In Nairobi gibt es ein Giraffenzentrum, in dem die seltene Rothschildgiraffen gezüchtet und dann ausgewildert werden und das bereits seit vielen Jahren. Da die Giraffen hier viel Zeit mit den Menschen verbringen, sind sich auch recht zutraulich, vor allem, wenn sie Leckerlis von ihnen bekommen. Normalerweise fressen die Giraffen den lieben langen Tag und schlafen gerade mal 1 bis 1,5 Stunden. Der Schlaf wird auch nur häppchenweise genommen, um stets wachsam zu sein, für den Fall, dass ein Löwe auftaucht. Es ist schon sehr imposant, wenn so eine ausgewachsene Giraffe, sich zu dir runterbeugt und aus der Hand frisst. Irgendwie hatte ich nie so richtig bemerkt, was für einen großen Schädel die Tiere doch haben. Und wenn sie dann so ganz nahe an einen herankommen, mein Gott haben die alle vielleicht Bartstoppeln!, und ihren warmen Atem in mein Ohr pusten, ist das schon recht beeindruckend. Am beeindruckenstend sind jedoch diese megalangen Wimpern! Jedes Model wäre neidisch! So eine Giraffe muss niemanls Wimperntusche auflegen. Die sehen einfach immer umwerfend aus! Und dann kommt der Hammer! Diese weichen Nüstern. Da kann jedes Pferd einpacken. Die Giraffen haben wirklich sehr lange, blaue Zungen, mit denen sie sich die Leckerlis von der Hand holen. Zuerst fand ich es sehr mutig, die Giraffen einfach nur aus der Hand fressen zu lassen.
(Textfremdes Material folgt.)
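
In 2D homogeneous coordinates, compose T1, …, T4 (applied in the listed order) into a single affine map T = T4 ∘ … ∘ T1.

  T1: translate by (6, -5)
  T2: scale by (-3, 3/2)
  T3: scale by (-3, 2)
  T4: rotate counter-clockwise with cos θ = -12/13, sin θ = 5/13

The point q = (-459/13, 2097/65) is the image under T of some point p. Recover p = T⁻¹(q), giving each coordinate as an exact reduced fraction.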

Als ich dann sah, wie einige die Leckerlis zwischen ihre Lippen nahmen und die Girafffen sie vorsichtig mit der Zunge nahmen und die Leute quasi „küssten“, musste das Cayo natürlich sofort ausprobieren. Cayo ist unser experimentierfreudigstes Familienmitglied. Ohne ihn hätten wir uns viele Dinge nicht getraut., Er ist da ganz abenteuerlustig und probiert einfach aus. Cayo war vom Giraffen-geküsst-werden begeistert. Na dann muste ich das ja auch mal ausprobieren – raus aus der Komfortzone, rein ins Geknutsche. Wenn so eine ausgewachsene Giraffe so auf einen zusteuert, dann schlägt mein Puls doch eine ganze Ecke schneller. Ist nichts passiert und war witzig. Am liebsten ließ ich mich von Nandi, einem kleinen 1,5 jährigen Giraffenmädchen küssen. Die hat noch nicht so arge Bartstoppeln und ist an den Nüstern viel weicher als die Großen. Zudem musste man bei Daisy, der großen Giraffendame echt aufpassen, denn sie verteilte gerne Kopfnüsse an die Touris. Und so ein riesiger Giraffenschädel ist echt hart. Ich will das nicht ausprobieren.

Im Giraffenzentrum wird neben der Aufzucht und Auswilderung der Giraffen auch Umweltbewusstsein für die lokatle Bevölkerung geschaffen. Es werden Lehrer und Studenten ausgebildet, die mehr zum Thema Wassersparen, Energiesparen und den Erhalt der Umwelt erfahren. Dabei geht es auch hauptsächlich darum, wie man Holz und Holzkohle ersetzen kann, um die Abholzung zu verhindern. Dazu gibt es Anleitungen, wie aus Abfall Briketts gemacht werden können, die man statt Holzkohle verwendet.

Schulklassen kommen auch hierher, um mehr über den Umweltschutz zu erfahren. Es gibt ein besonderes Programm, um benachteiligte Kinder die Möglichkeit zu geben, auch einmal eine Giraffe aus der Nähe zu betrachten und aus dem normalen Umfeld zu entkommen, um einmal etwas besonderes zu unternehmen.

Wir erfuhren auch jede Menge über die Giraffen. Es gibt in Kenia verschiedene Giraffenarten, die man anhand ihrer Fleckenmuster und ob sie auch Flecken an den Beinen haben, oder „weiße Socken“, also keine Flecken, unterschieden kann. Rotschildgiraffen waren fast vom Aussterben bedroht und auch heute noch gehören die Giraffen zu den bedrohten Tierarten. Vor allem durch das immer weniger werdende Land werden sie weniger. Gegen Raubtiere können sie sich ganz gut verteidigen. Ein Kick einer Giraffe kann einen Löwen locker töten. Daher gehen die Raubtiere vor allem auf die Jungstiere, die langsamer sind und eine leichtere Beute sind. So kommt es, dass nur 25-50% der Jungtiere auch das Erwachsenenalter erleben.